On Stability and Isotropization of Kasner Solution in $R^{2}$ Gravity
Dmitri Pogosyan, Akash Kav
TL;DR
This work analyzes the stability of Kasner-like anisotropic expansion in vacuum $R^{2}$ gravity within Kantowski–Sachs geometry. By formulating a four-dimensional dynamical system in anisotropic variables and performing numerical evolutions of near-Kasner initial data, the authors uncover a bifurcation line that separates collapsing and isotropizing outcomes, with isotropization potentially accompanied by a Starobinsky-like slow-roll inflation. The findings show that forward-in-time Kasner expansion is generically unstable; sufficiently strong perturbations lead to isotropization and a finite inflationary period, while weaker perturbations yield a smooth dust-like expansion.

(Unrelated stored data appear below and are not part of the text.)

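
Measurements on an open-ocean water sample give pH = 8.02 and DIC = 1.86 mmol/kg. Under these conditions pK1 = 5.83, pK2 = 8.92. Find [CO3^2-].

α₂ = 1 / (1 + [H⁺]/K2 + [H⁺]²/(K1K2)) = 1 / (1 + 10^+0.90 + 10^-1.29)
   = 1 / (1 + 7.9433 + 0.051286) = 1/8.9946 = 0.1112
[CO3²⁻] = α₂ × DIC = 0.1112 × 1.86 = 0.207 mmol/kg

[CO3²⁻] = 0.207 mmol/kg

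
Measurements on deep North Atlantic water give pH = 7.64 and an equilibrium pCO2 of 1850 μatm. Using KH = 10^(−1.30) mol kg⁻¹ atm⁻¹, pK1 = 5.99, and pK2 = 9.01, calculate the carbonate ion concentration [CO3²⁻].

[CO3²⁻] = 0.177 mmol/kg

[CO2*] = KH · pCO2 = 10^(−1.30) × 1850×10^-6 = 9.272×10^-5 mol/kg
α₀ = 1/(1 + K1/[H⁺] + K1K2/[H⁺]²) = 1/(1 + 10^+1.65 + 10^+0.28) = 0.02102
DIC = [CO2*]/α₀ = 9.272×10^-5 / 0.02102 = 4.411 mmol/kg
[CO3²⁻] = α₂·DIC; α₂ = 0.04005, so [CO3²⁻] = 0.04005 × 4.411 = 0.177 mmol/kg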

These results imply that higher-curvature corrections can drive isotropization and, under suitable conditions, realize inflation in a vacuum cosmology, clarifying the role of initial anisotropy in early-universe dynamics.
Abstract
The fate of the Universe that initially expands anisotropically in the theory with $R^{2}$ quantum-gravitational term in the Lagrangian is investigated. The stability of Kasner-like expansion, specifically in the class of Kantowski-Sachs spacetimes, is analyzed. Kasner solutions are found to be unstable, with the bifurcation line between the initial conditions that lead to collapsing universes and the ones that set the universe for continuing expansion that becomes isotropic, established analytically. Under suitable conditions, the isotropized spacetime enters the intermediate slow-rolling inflationary stage similar to Starobinsky inflation.